Мы возвращаемся к воротам. Ни людей, ни свитка. На всякий случай я осматриваю решетку, вспомнив, что первое задание поджидало меня между прутьями забора. Но здесь пусто, если не считать веток сирени, тянущихся с больничного двора. Цветки чахлые и почти не пахнут.
Предчувствие продолжает бурлить в груди. Я жду, жду, но ничего не происходит. Удушливо тянется время. Почему-то в последние дни я все чаще оказываюсь в ситуациях, когда невозможно узнать, который час. Мои спутники ведут себя с пониманием: не вздыхают, не ворчат и не подгоняют. Наоборот, расслабленно перешучиваются и, кажется, флиртуют. Я не подаю вида, но это меня раздражает.
Ожидание обрастает разочарованием, как корабль моллюсками. Я решаю, что предчувствие обмануло меня, и хочу дать отбой, но тут слышу рев мотора. На пустой дороге появляется мотоцикл, а на нем — знакомая фигура с кошачьими ушами. Бубновый король.
— Господи Исусе, только этой суки нам не хватало, — говорит Инна.
Аза останавливается рядом с нами. На красном боку мотоцикла я вижу надпись черными буквами в серебристой обводке: Harley-Davidson. Мне всегда казалось, что «харлеи» — громоздкие байки для брутальных мужиков, но мотоцикл Азы выглядит изящным и легким. Женственным.
Бубновый король ставит «харлей» на подножку и отстегивает сетку, под которой прячется второй шлем. Черный, обычный, без ушей. Протянув его мне, второй рукой Аза призывно хлопает по заднему сиденью — небольшой кожаной возвышенности, ехать на которой, скорее всего, жутко неудобно.
— У тебя мой свиток? — прямо спрашиваю я.

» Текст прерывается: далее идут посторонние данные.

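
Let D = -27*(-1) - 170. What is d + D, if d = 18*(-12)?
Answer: -359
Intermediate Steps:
d = -216
D = -143 (D = 27 - 170 = -143)
d + D = -216 - 143 = -359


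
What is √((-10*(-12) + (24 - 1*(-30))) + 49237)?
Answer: √49411 ≈ 222.29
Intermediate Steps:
√((-10*(-12) + (24 - 1*(-30))) + 49237) = √((120 + (24 + 30)) + 49237) = √((120 + 54) + 49237) = √(174 + 49237) = √49411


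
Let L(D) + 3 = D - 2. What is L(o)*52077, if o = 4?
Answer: -52077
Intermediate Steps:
L(D) = -5 + D (L(D) = -3 + (D - 2) = -3 + (-2 + D) = -5 + D)
L(o)*52077 = (-5 + 4)*52077 = -1*52077 = -52077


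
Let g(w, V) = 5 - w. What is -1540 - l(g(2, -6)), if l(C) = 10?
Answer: -1550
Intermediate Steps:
-1540 - l(g(2, -6)) = -1540 - 1*10 = -1540 - 10 = -1550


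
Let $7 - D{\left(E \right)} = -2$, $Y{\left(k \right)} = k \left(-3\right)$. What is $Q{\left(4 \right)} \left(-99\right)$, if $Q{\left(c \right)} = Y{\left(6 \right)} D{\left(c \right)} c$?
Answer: $64152$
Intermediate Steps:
$Y{\left(k \right)} = - 3 k$
$D{\left(E \right)} = 9$ ($D{\left(E \right)} = 7 - -2 = 7 + 2 = 9$)
$Q{\left(c \right)} = - 162 c$ ($Q{\left(c \right)} = \left(-3\right) 6 \cdot 9 c = \left(-18\right) 9 c = - 162 c$)
$Q{\left(4 \right)} \left(-99\right) = \left(-162\right) 4 \left(-99\right) = \left(-648\right) \left(-99\right) = 64152$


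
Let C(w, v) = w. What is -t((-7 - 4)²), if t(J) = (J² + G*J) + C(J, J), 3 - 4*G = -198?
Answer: -83369/4 ≈ -20842.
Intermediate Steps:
G = 201/4 (G = ¾ - ¼*(-198) = ¾ + 99/2 = 201/4 ≈ 50.250)
t(J) = J² + 205*J/4 (t(J) = (J² + 201*J/4) + J = J² + 205*J/4)
-t((-7 - 4)²) = -(-7 - 4)²*(205 + 4*(-7 - 4)²)/4 = -(-11)²*(205 + 4*(-11)²)/4 = -121*(205 + 4*121)/4 = -121*(205 + 484)/4 = -121*689/4 = -1*83369/4 = -83369/4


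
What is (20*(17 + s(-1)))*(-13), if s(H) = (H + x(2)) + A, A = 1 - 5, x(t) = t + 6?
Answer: -5200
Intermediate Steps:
x(t) = 6 + t
A = -4
s(H) = 4 + H (s(H) = (H + (6 + 2)) - 4 = (H + 8) - 4 = (8 + H) - 4 = 4 + H)
(20*(17 + s(-1)))*(-13) = (20*(17 + (4 - 1)))*(-13) = (20*(17 + 3))*(-13) = (20*20)*(-13) = 400*(-13) = -5200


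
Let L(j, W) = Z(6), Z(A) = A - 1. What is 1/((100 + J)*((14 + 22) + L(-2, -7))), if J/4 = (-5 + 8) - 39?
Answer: -1/1804 ≈ -0.00055432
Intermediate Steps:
Z(A) = -1 + A
L(j, W) = 5 (L(j, W) = -1 + 6 = 5)
J = -144 (J = 4*((-5 + 8) - 39) = 4*(3 - 39) = 4*(-36) = -144)
1/((100 + J)*((14 + 22) + L(-2, -7))) = 1/((100 - 144)*((14 + 22) + 5)) = 1/(-44*(36 + 5)) = 1/(-44*41) = 1/(-1804) = -1/1804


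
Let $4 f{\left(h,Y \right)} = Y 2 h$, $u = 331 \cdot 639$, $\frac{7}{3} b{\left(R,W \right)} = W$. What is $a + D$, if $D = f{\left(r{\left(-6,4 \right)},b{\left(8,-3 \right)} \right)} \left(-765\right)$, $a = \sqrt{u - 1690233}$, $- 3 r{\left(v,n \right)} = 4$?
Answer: $- \frac{4590}{7} + 2 i \sqrt{369681} \approx -655.71 + 1216.0 i$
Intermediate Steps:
$b{\left(R,W \right)} = \frac{3 W}{7}$
$u = 211509$
$r{\left(v,n \right)} = - \frac{4}{3}$ ($r{\left(v,n \right)} = \left(- \frac{1}{3}\right) 4 = - \frac{4}{3}$)
$f{\left(h,Y \right)} = \frac{Y h}{2}$ ($f{\left(h,Y \right)} = \frac{Y 2 h}{4} = \frac{2 Y h}{4} = \frac{Y h}{2}$)
$a = 2 i \sqrt{369681}$ ($a = \sqrt{211509 - 1690233} = \sqrt{-1478724} = 2 i \sqrt{369681} \approx 1216.0 i$)
$D = - \frac{4590}{7}$ ($D = \frac{1}{2} \cdot \frac{3}{7} \left(-3\right) \left(- \frac{4}{3}\right) \left(-765\right) = \frac{1}{2} \left(- \frac{9}{7}\right) \left(- \frac{4}{3}\right) \left(-765\right) = \frac{6}{7} \left(-765\right) = - \frac{4590}{7} \approx -655.71$)
$a + D = 2 i \sqrt{369681} - \frac{4590}{7} = - \frac{4590}{7} + 2 i \sqrt{369681}$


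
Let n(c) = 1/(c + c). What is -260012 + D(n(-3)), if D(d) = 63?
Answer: -259949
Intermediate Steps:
n(c) = 1/(2*c)
-260012 + D(n(-3)) = -260012 + 63 = -259949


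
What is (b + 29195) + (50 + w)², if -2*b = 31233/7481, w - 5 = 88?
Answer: 742742295/14962 ≈ 49642.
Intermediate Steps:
w = 93 (w = 5 + 88 = 93)
b = -31233/14962 (b = -31233/(2*7481) = -½*31233/7481 = -31233/14962 ≈ -2.0875)
(b + 29195) + (50 + w)² = (-31233/14962 + 29195) + (50 + 93)² = 436784357/14962 + 143² = 436784357/14962 + 20449 = 742742295/14962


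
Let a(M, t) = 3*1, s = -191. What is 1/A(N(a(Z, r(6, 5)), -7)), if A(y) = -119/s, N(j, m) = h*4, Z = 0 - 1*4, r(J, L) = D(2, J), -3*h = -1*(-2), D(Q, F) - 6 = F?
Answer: 191/119 ≈ 1.6050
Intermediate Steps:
D(Q, F) = 6 + F
h = -⅔ (h = -(-1)*(-2)/3 = -⅓*2 = -⅔ ≈ -0.66667)
r(J, L) = 6 + J
Z = -4 (Z = 0 - 4 = -4)
a(M, t) = 3
N(j, m) = -8/3 (N(j, m) = -⅔*4 = -8/3)
A(y) = 119/191 (A(y) = -119/(-191) = -119*(-1/191) = 119/191)
1/A(N(a(Z, r(6, 5)), -7)) = 1/(119/191) = 191/119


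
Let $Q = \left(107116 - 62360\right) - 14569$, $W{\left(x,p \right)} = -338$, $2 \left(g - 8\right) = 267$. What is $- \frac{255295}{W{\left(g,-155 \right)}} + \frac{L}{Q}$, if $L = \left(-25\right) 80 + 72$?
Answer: $\frac{7705938501}{10203206} \approx 755.25$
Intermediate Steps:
$g = \frac{283}{2}$ ($g = 8 + \frac{1}{2} \cdot 267 = 8 + \frac{267}{2} = \frac{283}{2} \approx 141.5$)
$Q = 30187$ ($Q = 44756 - 14569 = 30187$)
$L = -1928$ ($L = -2000 + 72 = -1928$)
$- \frac{255295}{W{\left(g,-155 \right)}} + \frac{L}{Q} = - \frac{255295}{-338} - \frac{1928}{30187} = \left(-255295\right) \left(- \frac{1}{338}\right) - \frac{1928}{30187} = \frac{255295}{338} - \frac{1928}{30187} = \frac{7705938501}{10203206}$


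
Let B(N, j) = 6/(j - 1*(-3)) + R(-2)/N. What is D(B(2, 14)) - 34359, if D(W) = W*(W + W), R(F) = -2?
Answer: -9929509/289 ≈ -34358.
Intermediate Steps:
B(N, j) = -2/N + 6/(3 + j) (B(N, j) = 6/(j - 1*(-3)) - 2/N = 6/(j + 3) - 2/N = 6/(3 + j) - 2/N = -2/N + 6/(3 + j))
D(W) = 2*W² (D(W) = W*(2*W) = 2*W²)
D(B(2, 14)) - 34359 = 2*(2*(-3 - 1*14 + 3*2)/(2*(3 + 14)))² - 34359 = 2*(2*(½)*(-3 - 14 + 6)/17)² - 34359 = 2*(2*(½)*(1/17)*(-11))² - 34359 = 2*(-11/17)² - 34359 = 2*(121/289) - 34359 = 242/289 - 34359 = -9929509/289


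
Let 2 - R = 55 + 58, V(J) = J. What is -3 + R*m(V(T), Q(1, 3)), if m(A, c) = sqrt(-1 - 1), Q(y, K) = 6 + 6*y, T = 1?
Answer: -3 - 111*I*sqrt(2) ≈ -3.0 - 156.98*I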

На самом деле вопрос лишен смысла. Я знаю, что он у нее. Чувствую.
Аза кивает.
Инна уговаривает не ехать, сатир пыхтит над ухом, но я уже все решила. Свиток зовет меня, и я должна откликнуться. Шагаю к бубновому королю, беру шлем и протискиваю в него голову. Аза сама застегивает ремешок у меня под подбородком, а потом опускается на одно колено и завязывает шнурок на кеде, заимствованном у Бруевича. Меня охватывает оторопь: заботливый жест совсем не вяжется с образом бубнового короля.
А вот то, что она делает дальше, вяжется.
Выхватив из-за спины предмет, похожий на сгнившее яблоко, Аза швыряет его в сатира и Инну. Девушка-стихия ловко прыгает в сторону, а рогатый не успевает. Темный шар, бахнув, разлетается под копытами. Я вскрикиваю. Хочу кинуться к сатиру, но бубновый король мертвой хваткой вцепляется в меня и тащит к мотоциклу. Я упираюсь, пытаюсь вырваться — тщетно. Кеды шкрябают об асфальт. Из кармана выпадает мобильник Крис, и Аза, то ли в пылу борьбы, то ли специально, вдавливает в него тяжелый ботинок.
Тут я замечаю, что с рогатым, в общем-то, все в порядке. Просто теперь он осыпан солью и множеством крошечных берегинь, похожих на жуков. Копыта словно приросли к асфальту, все тело застыло, и только губы шевелятся — с них летит ругань.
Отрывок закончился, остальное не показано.